Here's the key background info:
- I've got an Asus RT-N56U router.
- Attached to the router is a USB hard disk with a bunch of music on it.
- The music is accessible to devices on my LAN over uPnP/DLNA; this works great.
- My WAN connection is provisioned at 100 Mbps down / 40 Mbps up.
- I want to use some of that upstream bandwidth to stream my music to myself wherever I happen to be.
- I could but don't want to leave a server running on my network 24/7 to accomplish this when the router is already able to share the content locally.
So what I want is some way to make the content that the router is already able to distribute across the LAN accessible over the Internet as well.
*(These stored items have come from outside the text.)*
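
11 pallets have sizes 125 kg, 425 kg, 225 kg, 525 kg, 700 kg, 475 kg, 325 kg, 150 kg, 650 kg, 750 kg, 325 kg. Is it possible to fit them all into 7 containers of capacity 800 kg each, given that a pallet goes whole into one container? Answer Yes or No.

Yes

A valid assignment using 7 containers:
  container 1: 750 = 750
  container 2: 700 = 700
  container 3: 650 + 150 = 800
  container 4: 525 + 225 = 750
  container 5: 475 + 325 = 800
  container 6: 425 + 325 = 750
  container 7: 125 = 125
Every load is within 800 kg, so 7 containers suffice.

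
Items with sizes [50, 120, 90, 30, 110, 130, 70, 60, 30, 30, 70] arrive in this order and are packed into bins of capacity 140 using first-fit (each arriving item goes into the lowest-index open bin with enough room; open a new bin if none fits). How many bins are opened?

  50 → bin 1 (new)  [load 50/140]
  120 → bin 2 (new)  [load 120/140]
  90 → bin 1  [load 140/140]
  30 → bin 3 (new)  [load 30/140]
  110 → bin 3  [load 140/140]
  130 → bin 4 (new)  [load 130/140]
  70 → bin 5 (new)  [load 70/140]
  60 → bin 5  [load 130/140]
  30 → bin 6 (new)  [load 30/140]
  30 → bin 6  [load 60/140]
  70 → bin 6  [load 130/140]
6 bins opened.

6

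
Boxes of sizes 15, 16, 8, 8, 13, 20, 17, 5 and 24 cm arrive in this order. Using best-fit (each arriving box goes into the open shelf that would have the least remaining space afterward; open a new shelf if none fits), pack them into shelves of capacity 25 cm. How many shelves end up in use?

6

  15 → shelf 1 (new)  [load 15/25]
  16 → shelf 2 (new)  [load 16/25]
  8 → shelf 2  [load 24/25]
  8 → shelf 1  [load 23/25]
  13 → shelf 3 (new)  [load 13/25]
  20 → shelf 4 (new)  [load 20/25]
  17 → shelf 5 (new)  [load 17/25]
  5 → shelf 4  [load 25/25]
  24 → shelf 6 (new)  [load 24/25]
6 shelves opened.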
I've looked around but haven't found any prebuilt solutions to this that don't involve hosting the content on a server behind the router, which I'd like to avoid.
The router does have built-in support for serving up the content over FTP, but I've tried that and found that it really does not play well with media players. It kind of works, but the seek time when switching between tracks is absurd, and some tracks just plain fail.
One thought I've had is serving up the content over HTTP by installing an Apache instance on the router (and/or editing the configuration of the built-in instance that provides the configuration portal, if that's possible?). The router appears to run some trimmed-down version of Linux (I can telnet/ssh into it, it has a filesystem, package manager, and similar things).
Has anyone set something like this up before? If so, how did you accomplish it? Or if not, what do you suggest I try?